Tables = client.get_tables(DatabaseName=databaseName)
tableList = Tables["TableList"]
for table in tableList:
tableName = table["Name"]
datasource0 = glueContext.create_dynamic_frame.from_catalog(
database="db1_g", table_name=tableName, transformation_ctx="datasource0"
)
datasink4 = glueContext.write_dynamic_frame.from_jdbc_conf(
frame=datasource0,
catalog_connection="redshift",
connection_options={
"dbtable": tableName,
"database": "schema1.db1",
},
redshift_tmp_dir=args["TempDir"],
transformation_ctx="datasink4",
)
job.commit()
Mentioning redshift schema name along with tableName
like this: schema1.tableName
is throwing error which says schema1 is not defined
.
Can anybody help in changing data type for all tables which requires the same, inside the looping script itself?

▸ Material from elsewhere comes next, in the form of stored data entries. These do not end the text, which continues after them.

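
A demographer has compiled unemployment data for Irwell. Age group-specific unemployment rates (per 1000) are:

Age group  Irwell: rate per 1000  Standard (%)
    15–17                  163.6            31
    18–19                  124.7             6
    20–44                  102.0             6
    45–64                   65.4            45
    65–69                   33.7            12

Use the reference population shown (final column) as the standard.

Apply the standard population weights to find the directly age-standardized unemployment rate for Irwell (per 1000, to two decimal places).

Standard weights: 0.31, 0.06, 0.06, 0.45, 0.12.
Standardized rate: 0.3100×163.6 + 0.0600×124.7 + 0.0600×102.0 + 0.4500×65.4 + 0.1200×33.7 = 97.7920 per 1000.

97.79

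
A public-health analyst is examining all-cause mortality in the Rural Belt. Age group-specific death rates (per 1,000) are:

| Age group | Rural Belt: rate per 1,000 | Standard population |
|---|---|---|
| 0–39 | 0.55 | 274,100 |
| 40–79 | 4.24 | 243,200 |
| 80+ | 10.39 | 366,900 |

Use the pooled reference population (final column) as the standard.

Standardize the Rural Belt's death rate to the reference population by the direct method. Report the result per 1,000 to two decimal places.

Standard total = 884,200; weights = 0.3100, 0.2751, 0.4150.
Standardized rate: 0.3100×0.55 + 0.2751×4.24 + 0.4150×10.39 = 5.6481 per 1,000.

5.65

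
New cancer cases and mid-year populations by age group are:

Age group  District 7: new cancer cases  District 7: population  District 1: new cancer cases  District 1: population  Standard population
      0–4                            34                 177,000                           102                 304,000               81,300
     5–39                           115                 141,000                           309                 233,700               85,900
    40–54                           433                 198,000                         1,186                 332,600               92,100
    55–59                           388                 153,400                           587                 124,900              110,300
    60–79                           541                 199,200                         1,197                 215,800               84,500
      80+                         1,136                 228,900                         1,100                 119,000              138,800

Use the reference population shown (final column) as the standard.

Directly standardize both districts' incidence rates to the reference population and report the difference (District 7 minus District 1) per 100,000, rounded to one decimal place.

-211.7

Age-specific rates per 100,000 for District 7: 19.21, 81.56, 218.69, 252.93, 271.59, 496.29.
For District 1: 33.55, 132.22, 356.58, 469.98, 554.68, 924.37.
Standard total = 592,900; weights = 0.1371, 0.1449, 0.1553, 0.1860, 0.1425, 0.2341.
District 7: 0.1371×19.21 + 0.1449×81.56 + 0.1553×218.69 + 0.1860×252.93 + 0.1425×271.59 + 0.2341×496.29 = 250.3643 per 100,000.
District 1: 0.1371×33.55 + 0.1449×132.22 + 0.1553×356.58 + 0.1860×469.98 + 0.1425×554.68 + 0.2341×924.37 = 462.0313 per 100,000.
Difference = 250.3643 − 462.0313 = -211.6671.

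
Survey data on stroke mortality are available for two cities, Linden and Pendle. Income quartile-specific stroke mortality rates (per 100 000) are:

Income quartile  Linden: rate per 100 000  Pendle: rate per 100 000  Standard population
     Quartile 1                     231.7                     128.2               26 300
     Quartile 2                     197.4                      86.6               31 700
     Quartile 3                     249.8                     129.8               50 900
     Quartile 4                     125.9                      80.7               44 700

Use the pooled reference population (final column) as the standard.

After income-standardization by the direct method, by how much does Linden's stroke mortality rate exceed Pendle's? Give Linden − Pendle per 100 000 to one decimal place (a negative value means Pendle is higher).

93.5

Standard total = 153 600; weights = 0.1712, 0.2064, 0.3314, 0.2910.
Linden: 0.1712×231.7 + 0.2064×197.4 + 0.3314×249.8 + 0.2910×125.9 = 199.8297 per 100 000.
Pendle: 0.1712×128.2 + 0.2064×86.6 + 0.3314×129.8 + 0.2910×80.7 = 106.3215 per 100 000.
Difference = 199.8297 − 106.3215 = 93.5081.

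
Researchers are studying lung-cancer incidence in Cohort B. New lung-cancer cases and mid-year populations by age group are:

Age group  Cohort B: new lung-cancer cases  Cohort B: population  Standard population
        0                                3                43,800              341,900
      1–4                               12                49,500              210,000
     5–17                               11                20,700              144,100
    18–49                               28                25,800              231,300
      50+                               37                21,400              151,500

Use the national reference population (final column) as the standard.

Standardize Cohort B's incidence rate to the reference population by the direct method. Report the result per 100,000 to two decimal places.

61.54

Age-specific rates per 100,000 for Cohort B: 6.85, 24.24, 53.14, 108.53, 172.90.
Standard total = 1,078,800; weights = 0.3169, 0.1947, 0.1336, 0.2144, 0.1404.
Standardized rate: 0.3169×6.85 + 0.1947×24.24 + 0.1336×53.14 + 0.2144×108.53 + 0.1404×172.90 = 61.5373 per 100,000.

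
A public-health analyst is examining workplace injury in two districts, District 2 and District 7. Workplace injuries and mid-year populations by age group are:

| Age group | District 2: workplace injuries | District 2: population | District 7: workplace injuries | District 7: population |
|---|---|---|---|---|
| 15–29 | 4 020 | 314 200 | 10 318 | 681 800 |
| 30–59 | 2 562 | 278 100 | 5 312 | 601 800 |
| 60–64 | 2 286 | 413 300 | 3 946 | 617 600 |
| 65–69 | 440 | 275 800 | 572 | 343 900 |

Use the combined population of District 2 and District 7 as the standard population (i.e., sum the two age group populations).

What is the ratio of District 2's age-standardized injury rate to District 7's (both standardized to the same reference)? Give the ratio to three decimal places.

0.904

Age-specific rates per 10 000 for District 2: 127.94, 92.13, 55.31, 15.95.
For District 7: 151.33, 88.27, 63.89, 16.63.
Combined standard total = 3 526 500; weights = 0.2824, 0.2495, 0.2923, 0.1757.
District 2: 0.2824×127.94 + 0.2495×92.13 + 0.2923×55.31 + 0.1757×15.95 = 78.0943 per 10 000.
District 7: 0.2824×151.33 + 0.2495×88.27 + 0.2923×63.89 + 0.1757×16.63 = 86.3663 per 10 000.
Ratio = 78.0943 ÷ 86.3663 = 0.90422.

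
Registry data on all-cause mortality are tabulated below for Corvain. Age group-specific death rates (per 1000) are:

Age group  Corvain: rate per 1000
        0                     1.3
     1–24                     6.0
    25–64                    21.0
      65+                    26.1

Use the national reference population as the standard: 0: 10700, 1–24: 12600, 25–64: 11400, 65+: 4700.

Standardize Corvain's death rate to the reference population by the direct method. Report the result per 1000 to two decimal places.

11.46

Standard total = 39400; weights = 0.2716, 0.3198, 0.2893, 0.1193.
Standardized rate: 0.2716×1.3 + 0.3198×6.0 + 0.2893×21.0 + 0.1193×26.1 = 11.4614 per 1000.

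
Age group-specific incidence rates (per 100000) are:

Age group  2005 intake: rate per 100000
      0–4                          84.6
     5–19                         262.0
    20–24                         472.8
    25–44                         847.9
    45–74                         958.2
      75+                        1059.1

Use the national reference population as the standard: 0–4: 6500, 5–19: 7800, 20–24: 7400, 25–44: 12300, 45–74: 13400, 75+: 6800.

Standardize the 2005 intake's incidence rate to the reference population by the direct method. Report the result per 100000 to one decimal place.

Standard total = 54200; weights = 0.1199, 0.1439, 0.1365, 0.2269, 0.2472, 0.1255.
Standardized rate: 0.1199×84.6 + 0.1439×262.0 + 0.1365×472.8 + 0.2269×847.9 + 0.2472×958.2 + 0.1255×1059.1 = 674.5969 per 100000.

674.6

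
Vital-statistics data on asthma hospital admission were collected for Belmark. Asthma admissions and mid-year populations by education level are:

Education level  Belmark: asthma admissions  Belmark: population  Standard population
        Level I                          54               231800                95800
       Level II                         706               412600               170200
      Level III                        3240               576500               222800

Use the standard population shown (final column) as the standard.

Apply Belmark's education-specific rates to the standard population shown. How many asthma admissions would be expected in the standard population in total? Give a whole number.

1566

Education-specific rates per 10000 for Belmark: 2.33, 17.11, 56.20.
Expected asthma admissions = Σ (standard pop × education-specific rate ÷ 10000)
= 95800×2.33/10000 + 170200×17.11/10000 + 222800×56.20/10000
= 22.32 + 291.23 + 1252.16 = 1565.71.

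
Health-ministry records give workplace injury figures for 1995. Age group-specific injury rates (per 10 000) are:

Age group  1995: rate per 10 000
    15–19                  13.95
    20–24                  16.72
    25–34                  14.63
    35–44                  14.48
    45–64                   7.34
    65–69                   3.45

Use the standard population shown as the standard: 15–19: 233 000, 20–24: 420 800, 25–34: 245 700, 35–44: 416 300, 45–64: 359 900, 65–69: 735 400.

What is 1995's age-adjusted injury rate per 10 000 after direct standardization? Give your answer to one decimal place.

Standard total = 2 411 100; weights = 0.0966, 0.1745, 0.1019, 0.1727, 0.1493, 0.3050.
Standardized rate: 0.0966×13.95 + 0.1745×16.72 + 0.1019×14.63 + 0.1727×14.48 + 0.1493×7.34 + 0.3050×3.45 = 10.4050 per 10 000.

10.4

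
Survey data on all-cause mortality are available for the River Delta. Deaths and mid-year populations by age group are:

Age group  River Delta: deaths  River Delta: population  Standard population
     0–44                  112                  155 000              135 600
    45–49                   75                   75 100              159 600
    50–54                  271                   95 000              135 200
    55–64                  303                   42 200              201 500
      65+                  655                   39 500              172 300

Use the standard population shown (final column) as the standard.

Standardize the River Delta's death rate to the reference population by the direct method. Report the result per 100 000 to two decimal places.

615.14

Age-specific rates per 100 000 for the River Delta: 72.26, 99.87, 285.26, 718.01, 1658.23.
Standard total = 804 200; weights = 0.1686, 0.1985, 0.1681, 0.2506, 0.2143.
Standardized rate: 0.1686×72.26 + 0.1985×99.87 + 0.1681×285.26 + 0.2506×718.01 + 0.2143×1658.23 = 615.1406 per 100 000.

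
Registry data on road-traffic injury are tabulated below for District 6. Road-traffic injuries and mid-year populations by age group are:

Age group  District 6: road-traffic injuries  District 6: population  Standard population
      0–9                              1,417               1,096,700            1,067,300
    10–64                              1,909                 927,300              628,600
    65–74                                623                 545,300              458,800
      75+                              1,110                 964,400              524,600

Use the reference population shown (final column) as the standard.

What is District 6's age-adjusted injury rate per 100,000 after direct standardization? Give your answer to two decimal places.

Age-specific rates per 100,000 for District 6: 129.21, 205.87, 114.25, 115.10.
Standard total = 2,679,300; weights = 0.3984, 0.2346, 0.1712, 0.1958.
Standardized rate: 0.3984×129.21 + 0.2346×205.87 + 0.1712×114.25 + 0.1958×115.10 = 141.8679 per 100,000.

141.87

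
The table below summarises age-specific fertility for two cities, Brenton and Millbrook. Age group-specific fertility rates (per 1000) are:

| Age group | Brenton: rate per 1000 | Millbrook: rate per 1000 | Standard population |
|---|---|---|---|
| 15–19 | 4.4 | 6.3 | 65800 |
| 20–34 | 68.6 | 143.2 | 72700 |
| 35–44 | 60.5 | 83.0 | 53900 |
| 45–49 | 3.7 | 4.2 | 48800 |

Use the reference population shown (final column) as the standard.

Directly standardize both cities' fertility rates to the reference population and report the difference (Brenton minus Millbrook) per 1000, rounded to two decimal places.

Standard total = 241200; weights = 0.2728, 0.3014, 0.2235, 0.2023.
Brenton: 0.2728×4.4 + 0.3014×68.6 + 0.2235×60.5 + 0.2023×3.7 = 36.1453 per 1000.
Millbrook: 0.2728×6.3 + 0.3014×143.2 + 0.2235×83.0 + 0.2023×4.2 = 64.2779 per 1000.
Difference = 36.1453 − 64.2779 = -28.1326.

-28.13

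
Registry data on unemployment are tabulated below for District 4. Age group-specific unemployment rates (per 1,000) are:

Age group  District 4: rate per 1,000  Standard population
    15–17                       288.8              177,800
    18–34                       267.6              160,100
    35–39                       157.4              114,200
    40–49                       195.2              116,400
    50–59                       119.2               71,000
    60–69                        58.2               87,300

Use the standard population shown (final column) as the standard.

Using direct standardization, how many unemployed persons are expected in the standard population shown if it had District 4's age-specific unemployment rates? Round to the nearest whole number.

148432

Expected unemployed persons = Σ (standard pop × age-specific rate ÷ 1,000)
= 177,800×288.8/1,000 + 160,100×267.6/1,000 + 114,200×157.4/1,000 + 116,400×195.2/1,000 + 71,000×119.2/1,000 + 87,300×58.2/1,000
= 51348.64 + 42842.76 + 17975.08 + 22721.28 + 8463.20 + 5080.86 = 148431.82.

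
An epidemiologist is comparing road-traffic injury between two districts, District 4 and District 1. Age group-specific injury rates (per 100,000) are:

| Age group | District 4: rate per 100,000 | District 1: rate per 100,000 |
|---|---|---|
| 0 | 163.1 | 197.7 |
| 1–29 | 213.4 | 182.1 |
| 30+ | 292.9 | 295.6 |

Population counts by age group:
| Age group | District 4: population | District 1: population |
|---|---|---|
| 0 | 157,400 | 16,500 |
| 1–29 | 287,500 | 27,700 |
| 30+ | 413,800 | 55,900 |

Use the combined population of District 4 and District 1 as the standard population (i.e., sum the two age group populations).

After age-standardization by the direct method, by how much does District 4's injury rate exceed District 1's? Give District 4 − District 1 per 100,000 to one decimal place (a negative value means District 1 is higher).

Combined standard total = 958,800; weights = 0.1814, 0.3287, 0.4899.
District 4: 0.1814×163.1 + 0.3287×213.4 + 0.4899×292.9 = 243.2227 per 100,000.
District 1: 0.1814×197.7 + 0.3287×182.1 + 0.4899×295.6 = 240.5312 per 100,000.
Difference = 243.2227 − 240.5312 = 2.6915.

2.7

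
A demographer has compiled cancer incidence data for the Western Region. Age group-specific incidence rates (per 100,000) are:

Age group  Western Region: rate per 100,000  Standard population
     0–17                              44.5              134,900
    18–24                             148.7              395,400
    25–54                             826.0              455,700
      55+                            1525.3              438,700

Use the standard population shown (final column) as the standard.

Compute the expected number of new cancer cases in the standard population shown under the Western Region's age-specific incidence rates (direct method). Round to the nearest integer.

11104

Expected new cancer cases = Σ (standard pop × age-specific rate ÷ 100,000)
= 134,900×44.5/100,000 + 395,400×148.7/100,000 + 455,700×826.0/100,000 + 438,700×1525.3/100,000
= 60.03 + 587.96 + 3764.08 + 6691.49 = 11103.56.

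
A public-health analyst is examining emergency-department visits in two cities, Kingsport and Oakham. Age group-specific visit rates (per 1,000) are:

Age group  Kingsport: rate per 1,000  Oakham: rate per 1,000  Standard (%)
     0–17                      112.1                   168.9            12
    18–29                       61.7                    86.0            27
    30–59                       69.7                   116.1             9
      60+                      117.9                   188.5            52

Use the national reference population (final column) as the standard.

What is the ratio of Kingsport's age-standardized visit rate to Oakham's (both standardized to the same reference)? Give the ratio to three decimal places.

0.643

Standard weights: 0.12, 0.27, 0.09, 0.52.
Kingsport: 0.1200×112.1 + 0.2700×61.7 + 0.0900×69.7 + 0.5200×117.9 = 97.6920 per 1,000.
Oakham: 0.1200×168.9 + 0.2700×86.0 + 0.0900×116.1 + 0.5200×188.5 = 151.9570 per 1,000.
Ratio = 97.6920 ÷ 151.9570 = 0.64289.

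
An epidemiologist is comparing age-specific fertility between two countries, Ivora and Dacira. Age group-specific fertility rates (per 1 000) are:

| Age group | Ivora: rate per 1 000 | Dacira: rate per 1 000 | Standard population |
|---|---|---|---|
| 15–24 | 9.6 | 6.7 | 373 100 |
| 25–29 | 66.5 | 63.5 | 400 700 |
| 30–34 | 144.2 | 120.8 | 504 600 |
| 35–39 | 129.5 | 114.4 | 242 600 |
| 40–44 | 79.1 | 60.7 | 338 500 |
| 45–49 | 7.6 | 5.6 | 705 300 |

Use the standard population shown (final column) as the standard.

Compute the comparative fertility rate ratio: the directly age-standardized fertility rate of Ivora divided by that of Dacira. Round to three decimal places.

Standard total = 2 564 800; weights = 0.1455, 0.1562, 0.1967, 0.0946, 0.1320, 0.2750.
Ivora: 0.1455×9.6 + 0.1562×66.5 + 0.1967×144.2 + 0.0946×129.5 + 0.1320×79.1 + 0.2750×7.6 = 64.9345 per 1 000.
Dacira: 0.1455×6.7 + 0.1562×63.5 + 0.1967×120.8 + 0.0946×114.4 + 0.1320×60.7 + 0.2750×5.6 = 55.0335 per 1 000.
Ratio = 64.9345 ÷ 55.0335 = 1.17991.

1.180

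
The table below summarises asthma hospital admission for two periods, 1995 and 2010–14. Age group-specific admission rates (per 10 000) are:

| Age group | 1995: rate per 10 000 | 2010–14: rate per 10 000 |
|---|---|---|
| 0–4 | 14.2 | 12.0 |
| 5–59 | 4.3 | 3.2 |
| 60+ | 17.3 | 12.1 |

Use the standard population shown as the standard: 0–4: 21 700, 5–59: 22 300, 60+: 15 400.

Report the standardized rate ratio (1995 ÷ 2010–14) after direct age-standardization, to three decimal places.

Standard total = 59 400; weights = 0.3653, 0.3754, 0.2593.
1995: 0.3653×14.2 + 0.3754×4.3 + 0.2593×17.3 = 11.2870 per 10 000.
2010–14: 0.3653×12.0 + 0.3754×3.2 + 0.2593×12.1 = 8.7222 per 10 000.
Ratio = 11.2870 ÷ 8.7222 = 1.29406.

1.294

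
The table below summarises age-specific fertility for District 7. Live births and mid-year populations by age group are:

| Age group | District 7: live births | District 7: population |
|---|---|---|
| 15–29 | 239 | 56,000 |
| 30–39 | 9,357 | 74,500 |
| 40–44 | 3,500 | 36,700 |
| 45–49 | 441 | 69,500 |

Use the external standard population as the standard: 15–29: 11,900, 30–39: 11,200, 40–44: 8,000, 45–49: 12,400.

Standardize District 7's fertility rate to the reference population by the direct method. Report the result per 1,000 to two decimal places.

52.85

Age-specific rates per 1,000 for District 7: 4.268, 125.597, 95.368, 6.345.
Standard total = 43,500; weights = 0.2736, 0.2575, 0.1839, 0.2851.
Standardized rate: 0.2736×4.268 + 0.2575×125.597 + 0.1839×95.368 + 0.2851×6.345 = 52.8529 per 1,000.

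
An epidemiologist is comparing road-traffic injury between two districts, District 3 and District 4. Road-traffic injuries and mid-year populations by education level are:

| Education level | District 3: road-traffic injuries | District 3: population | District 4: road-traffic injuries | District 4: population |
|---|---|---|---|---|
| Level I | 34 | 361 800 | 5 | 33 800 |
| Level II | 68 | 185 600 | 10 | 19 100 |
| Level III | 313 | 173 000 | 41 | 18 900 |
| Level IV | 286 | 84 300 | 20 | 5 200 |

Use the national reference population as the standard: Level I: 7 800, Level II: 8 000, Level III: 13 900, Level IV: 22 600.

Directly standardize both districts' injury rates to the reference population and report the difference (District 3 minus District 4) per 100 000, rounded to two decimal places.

-32.38

Education-specific rates per 100 000 for District 3: 9.40, 36.64, 180.92, 339.26.
For District 4: 14.79, 52.36, 216.93, 384.62.
Standard total = 52 300; weights = 0.1491, 0.1530, 0.2658, 0.4321.
District 3: 0.1491×9.40 + 0.1530×36.64 + 0.2658×180.92 + 0.4321×339.26 = 201.6948 per 100 000.
District 4: 0.1491×14.79 + 0.1530×52.36 + 0.2658×216.93 + 0.4321×384.62 = 234.0704 per 100 000.
Difference = 201.6948 − 234.0704 = -32.3757.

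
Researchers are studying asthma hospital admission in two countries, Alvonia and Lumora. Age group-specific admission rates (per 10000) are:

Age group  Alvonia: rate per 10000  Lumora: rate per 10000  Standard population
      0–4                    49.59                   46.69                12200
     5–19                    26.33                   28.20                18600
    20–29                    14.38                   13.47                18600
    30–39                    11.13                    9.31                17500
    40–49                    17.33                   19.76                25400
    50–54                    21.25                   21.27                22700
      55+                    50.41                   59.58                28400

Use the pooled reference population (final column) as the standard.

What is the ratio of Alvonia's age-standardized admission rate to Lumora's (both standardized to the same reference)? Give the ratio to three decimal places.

0.935

Standard total = 143400; weights = 0.0851, 0.1297, 0.1297, 0.1220, 0.1771, 0.1583, 0.1980.
Alvonia: 0.0851×49.59 + 0.1297×26.33 + 0.1297×14.38 + 0.1220×11.13 + 0.1771×17.33 + 0.1583×21.25 + 0.1980×50.41 = 27.2746 per 10000.
Lumora: 0.0851×46.69 + 0.1297×28.20 + 0.1297×13.47 + 0.1220×9.31 + 0.1771×19.76 + 0.1583×21.27 + 0.1980×59.58 = 29.1800 per 10000.
Ratio = 27.2746 ÷ 29.1800 = 0.93470.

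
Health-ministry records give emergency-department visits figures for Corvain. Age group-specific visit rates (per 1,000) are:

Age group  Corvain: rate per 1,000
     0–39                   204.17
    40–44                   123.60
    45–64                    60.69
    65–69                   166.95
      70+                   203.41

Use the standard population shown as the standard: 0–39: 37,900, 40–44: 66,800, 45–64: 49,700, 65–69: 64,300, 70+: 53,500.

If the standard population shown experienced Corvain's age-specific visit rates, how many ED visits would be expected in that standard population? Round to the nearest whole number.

Expected ED visits = Σ (standard pop × age-specific rate ÷ 1,000)
= 37,900×204.17/1,000 + 66,800×123.60/1,000 + 49,700×60.69/1,000 + 64,300×166.95/1,000 + 53,500×203.41/1,000
= 7738.04 + 8256.48 + 3016.29 + 10734.89 + 10882.43 = 40628.14.

40628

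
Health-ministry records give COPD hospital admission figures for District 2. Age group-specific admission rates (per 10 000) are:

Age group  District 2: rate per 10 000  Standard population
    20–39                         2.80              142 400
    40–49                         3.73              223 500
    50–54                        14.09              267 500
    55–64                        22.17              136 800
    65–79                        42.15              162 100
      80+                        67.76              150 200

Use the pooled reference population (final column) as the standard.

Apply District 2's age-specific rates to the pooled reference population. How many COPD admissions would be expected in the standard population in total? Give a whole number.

Expected COPD admissions = Σ (standard pop × age-specific rate ÷ 10 000)
= 142 400×2.80/10 000 + 223 500×3.73/10 000 + 267 500×14.09/10 000 + 136 800×22.17/10 000 + 162 100×42.15/10 000 + 150 200×67.76/10 000
= 39.87 + 83.37 + 376.91 + 303.29 + 683.25 + 1017.76 = 2504.44.

2504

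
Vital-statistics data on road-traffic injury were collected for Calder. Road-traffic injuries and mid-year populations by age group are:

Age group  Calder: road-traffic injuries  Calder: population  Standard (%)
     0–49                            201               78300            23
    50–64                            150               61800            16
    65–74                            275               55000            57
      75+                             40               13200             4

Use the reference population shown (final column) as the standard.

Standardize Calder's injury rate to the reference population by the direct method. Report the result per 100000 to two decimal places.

395.00

Age-specific rates per 100000 for Calder: 256.70, 242.72, 500.00, 303.03.
Standard weights: 0.23, 0.16, 0.57, 0.04.
Standardized rate: 0.2300×256.70 + 0.1600×242.72 + 0.5700×500.00 + 0.0400×303.03 = 394.9983 per 100000.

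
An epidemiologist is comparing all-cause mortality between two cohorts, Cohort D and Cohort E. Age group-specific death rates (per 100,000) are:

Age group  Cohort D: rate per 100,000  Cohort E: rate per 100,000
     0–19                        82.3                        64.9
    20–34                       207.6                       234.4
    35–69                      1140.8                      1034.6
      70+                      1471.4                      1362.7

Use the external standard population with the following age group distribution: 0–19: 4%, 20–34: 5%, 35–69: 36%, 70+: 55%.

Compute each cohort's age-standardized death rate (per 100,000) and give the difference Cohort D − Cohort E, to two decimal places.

Standard weights: 0.04, 0.05, 0.36, 0.55.
Cohort D: 0.0400×82.3 + 0.0500×207.6 + 0.3600×1140.8 + 0.5500×1471.4 = 1233.6300 per 100,000.
Cohort E: 0.0400×64.9 + 0.0500×234.4 + 0.3600×1034.6 + 0.5500×1362.7 = 1136.2570 per 100,000.
Difference = 1233.6300 − 1136.2570 = 97.3730.

97.37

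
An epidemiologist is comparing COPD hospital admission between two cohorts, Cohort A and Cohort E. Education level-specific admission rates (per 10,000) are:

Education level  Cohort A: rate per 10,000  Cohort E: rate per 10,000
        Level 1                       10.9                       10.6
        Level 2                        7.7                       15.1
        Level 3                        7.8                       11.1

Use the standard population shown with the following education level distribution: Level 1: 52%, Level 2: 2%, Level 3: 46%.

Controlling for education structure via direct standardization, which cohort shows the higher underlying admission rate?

Standard weights: 0.52, 0.02, 0.46.
Cohort A: 0.5200×10.9 + 0.0200×7.7 + 0.4600×7.8 = 9.4100 per 10,000.
Cohort E: 0.5200×10.6 + 0.0200×15.1 + 0.4600×11.1 = 10.9200 per 10,000.

Cohort E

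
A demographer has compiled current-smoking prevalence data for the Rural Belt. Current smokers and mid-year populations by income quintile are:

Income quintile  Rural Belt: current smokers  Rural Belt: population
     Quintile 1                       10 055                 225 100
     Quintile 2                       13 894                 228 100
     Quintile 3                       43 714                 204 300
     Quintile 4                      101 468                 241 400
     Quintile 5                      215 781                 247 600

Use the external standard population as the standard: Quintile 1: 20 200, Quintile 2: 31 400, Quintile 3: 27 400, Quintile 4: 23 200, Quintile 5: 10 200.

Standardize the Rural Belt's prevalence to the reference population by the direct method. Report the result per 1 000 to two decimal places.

Income-specific rates per 1 000 for the Rural Belt: 44.669, 60.912, 213.970, 420.331, 871.490.
Standard total = 112 400; weights = 0.1797, 0.2794, 0.2438, 0.2064, 0.0907.
Standardized rate: 0.1797×44.669 + 0.2794×60.912 + 0.2438×213.970 + 0.2064×420.331 + 0.0907×871.490 = 243.0481 per 1 000.

243.05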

So the first problem is fixed rather easily. The schema belongs into the dbtable
attribute and not the database
, like this:
connection_options={
"dbtable": f"schema1.{tableName},
"database": "db1",
}
Your second problem is that you want to call resolveChoice
inside of the for Loop, correct? What kind of error occurs there? Why doesn't it work?